2. En premier lieu, aux termes de l'article 8 de la convention européenne de sauvegarde des droits de l'homme et des libertés fondamentales : " 1. Toute personne a droit au respect de sa vie privée et familiale, de son domicile et de sa correspondance. / 2. Il ne peut y avoir ingérence d'une autorité publique dans l'exercice de ce droit que pour autant que cette ingérence est prévue par la loi et qu'elle constitue une mesure qui, dans une société démocratique, est nécessaire à la sécurité nationale, à la sûreté publique, au bien-être économique du pays, à la défense de l'ordre et à la prévention des infractions pénales, à la protection de la santé ou de la morale, ou à la protection des droits et libertés d'autrui ". L'article L. 423-23 du code de l'entrée et du séjour des étrangers et du droit d'asile, applicable aux ressortissants marocains en vertu de l'article 9 de l'accord franco-marocain visé ci-dessus, dispose par ailleurs que : " L'étranger qui n'entre pas dans les catégories prévues aux articles L. 423-1, L. 423-7, L. 423-14, L. 423-15, L. 423-21 et L. 423-22 ou dans celles qui ouvrent droit au regroupement familial, et qui dispose de liens personnels et familiaux en France tels que le refus d'autoriser son séjour porterait à son droit au respect de sa vie privée et familiale une atteinte disproportionnée au regard des motifs du refus, se voit délivrer une carte de séjour temporaire portant la mention "vie privée et familiale" d'une durée d'un an, sans que soit opposable la condition prévue à l'article L. 412-1. / Les liens mentionnés au premier alinéa sont appréciés notamment au regard de leur intensité, de leur ancienneté et de leur stabilité, des conditions d'existence de l'étranger, de son insertion dans la société française ainsi que de la nature de ses liens avec sa famille restée dans son pays d'origine. / L'insertion de l'étranger dans la société française est évaluée en tenant compte notamment de sa connaissance des valeurs de la République ".
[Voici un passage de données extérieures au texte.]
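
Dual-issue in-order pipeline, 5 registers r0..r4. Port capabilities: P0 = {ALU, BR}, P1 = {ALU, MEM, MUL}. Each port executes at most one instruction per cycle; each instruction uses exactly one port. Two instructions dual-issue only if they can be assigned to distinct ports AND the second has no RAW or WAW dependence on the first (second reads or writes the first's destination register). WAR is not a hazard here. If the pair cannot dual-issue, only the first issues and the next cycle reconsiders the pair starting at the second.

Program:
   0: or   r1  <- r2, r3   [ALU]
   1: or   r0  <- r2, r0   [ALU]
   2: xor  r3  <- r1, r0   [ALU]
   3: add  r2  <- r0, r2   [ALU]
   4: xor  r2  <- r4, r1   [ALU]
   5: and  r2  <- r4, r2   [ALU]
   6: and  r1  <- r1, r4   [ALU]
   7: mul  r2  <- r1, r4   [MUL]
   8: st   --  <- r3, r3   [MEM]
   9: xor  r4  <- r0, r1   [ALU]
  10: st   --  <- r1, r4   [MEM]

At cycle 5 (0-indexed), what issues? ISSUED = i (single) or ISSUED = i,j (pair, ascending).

ISSUED = 8,9

c0: i0,i1 or or  pair
c1: i2,i3 xor add  pair
c2: i4 xor  RAW+WAW r2
c3: i5,i6 and and  pair
c4: i7 mul  no-port MUL/MEM
c5: i8,i9 st xor  pair
c6: i10 st  tail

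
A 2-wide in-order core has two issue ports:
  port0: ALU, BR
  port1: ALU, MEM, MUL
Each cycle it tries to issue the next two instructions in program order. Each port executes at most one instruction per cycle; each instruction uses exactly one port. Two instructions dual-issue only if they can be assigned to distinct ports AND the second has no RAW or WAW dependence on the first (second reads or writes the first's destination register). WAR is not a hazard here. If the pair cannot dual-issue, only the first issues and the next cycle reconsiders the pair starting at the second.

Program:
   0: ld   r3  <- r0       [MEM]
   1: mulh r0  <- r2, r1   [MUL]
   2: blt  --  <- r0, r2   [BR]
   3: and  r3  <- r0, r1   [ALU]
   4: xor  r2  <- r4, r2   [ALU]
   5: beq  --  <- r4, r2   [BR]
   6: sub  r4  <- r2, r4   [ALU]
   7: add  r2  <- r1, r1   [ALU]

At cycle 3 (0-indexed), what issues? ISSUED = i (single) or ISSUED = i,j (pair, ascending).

#0 head=0: ld.MEM i0 no-port MEM/MUL
#1 head=1: mulh.MUL i1 RAW r0
#2 head=2: blt.BR and.ALU i2&i3 pair
#3 head=4: xor.ALU i4 RAW r2
#4 head=5: beq.BR sub.ALU i5&i6 pair
#5 head=7: add.ALU i7 tail

ISSUED = 4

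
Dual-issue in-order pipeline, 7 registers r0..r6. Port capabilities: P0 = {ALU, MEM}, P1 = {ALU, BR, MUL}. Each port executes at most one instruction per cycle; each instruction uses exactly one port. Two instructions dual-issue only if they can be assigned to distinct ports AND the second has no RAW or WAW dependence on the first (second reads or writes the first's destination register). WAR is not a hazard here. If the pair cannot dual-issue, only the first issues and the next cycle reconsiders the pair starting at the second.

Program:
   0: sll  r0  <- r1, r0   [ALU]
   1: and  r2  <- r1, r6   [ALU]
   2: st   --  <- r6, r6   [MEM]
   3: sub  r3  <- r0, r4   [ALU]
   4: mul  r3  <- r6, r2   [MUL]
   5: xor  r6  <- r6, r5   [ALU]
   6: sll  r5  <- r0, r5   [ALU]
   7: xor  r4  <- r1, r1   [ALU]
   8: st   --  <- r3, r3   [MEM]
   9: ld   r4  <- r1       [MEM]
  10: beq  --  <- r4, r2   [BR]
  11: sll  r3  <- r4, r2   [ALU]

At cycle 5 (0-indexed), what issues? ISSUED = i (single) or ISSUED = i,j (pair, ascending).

ISSUED = 9

t=0 i0&i1:sll;and ; pair
t=1 i2&i3:st;sub ; pair
t=2 i4&i5:mul;xor ; pair
t=3 i6&i7:sll;xor ; pair
t=4 i8:st ; no-port MEM/MEM
t=5 i9:ld ; RAW r4
t=6 i10&i11:beq;sll ; pair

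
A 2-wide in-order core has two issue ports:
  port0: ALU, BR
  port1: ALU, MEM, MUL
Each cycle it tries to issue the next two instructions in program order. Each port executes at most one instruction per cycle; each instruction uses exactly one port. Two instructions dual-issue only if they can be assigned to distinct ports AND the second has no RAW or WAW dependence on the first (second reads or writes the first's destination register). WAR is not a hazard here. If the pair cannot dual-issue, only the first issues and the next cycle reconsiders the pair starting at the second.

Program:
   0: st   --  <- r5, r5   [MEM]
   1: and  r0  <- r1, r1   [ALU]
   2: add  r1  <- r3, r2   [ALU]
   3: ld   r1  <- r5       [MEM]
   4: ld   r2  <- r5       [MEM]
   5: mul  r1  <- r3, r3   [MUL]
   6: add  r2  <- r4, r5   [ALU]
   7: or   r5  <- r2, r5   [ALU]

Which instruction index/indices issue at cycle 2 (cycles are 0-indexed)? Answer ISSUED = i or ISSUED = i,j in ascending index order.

ISSUED = 3

0. st+and @i0/i1  | pair
1. add @i2  | WAW r1
2. ld @i3  | no-port MEM/MEM
3. ld @i4  | no-port MEM/MUL
4. mul+add @i5/i6  | pair
5. or @i7  | tail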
3. M. B..., entré en France en janvier 2017 alors qu'il était mineur, y a été confié à sa sœur de nationalité française, et a vécu plus de cinq ans avec celle-ci et son époux, il y a suivi une scolarité et travaillé dans le cadre de stages et de contrats d'apprentissage. Toutefois, il a vécu l'essentiel de sa vie au Maroc, pays dont il a la nationalité, et où vivent ses deux parents. Adulte célibataire et sans enfant à charge, il ne fait état d'aucun lien de dépendance particulier à l'égard de sa sœur et de son beau-frère, et ne justifie pas avoir noué en France d'autres attaches étroites, dans le cadre de sa scolarité et de ses emplois. Enfin, il n'a jamais été titulaire en France d'un titre de séjour, dont la délivrance lui a déjà été refusée en janvier 2018 et en avril 2020, par des décisions qu'il a contestées sans succès en justice. Dans ces circonstances, M. B... n'est pas fondé à soutenir qu'en refusant de lui délivrer un titre de séjour, la préfète de l'Ain a porté une atteinte disproportionnée à son droit au respect de sa vie privée et familiale et méconnu les stipulations et dispositions précitées.

4. En deuxième lieu, aux termes de l'article L. 435-1 du code de l'entrée et du séjour des étrangers et du droit d'asile : " L'étranger dont l'admission au séjour répond à des considérations humanitaires ou se justifie au regard des motifs exceptionnels qu'il fait valoir peut se voir délivrer une carte de séjour temporaire portant la mention "salarié", " travailleur temporaire " ou " vie privée et familiale ", sans que soit opposable la condition prévue à l'article L. 412-1. (...) ".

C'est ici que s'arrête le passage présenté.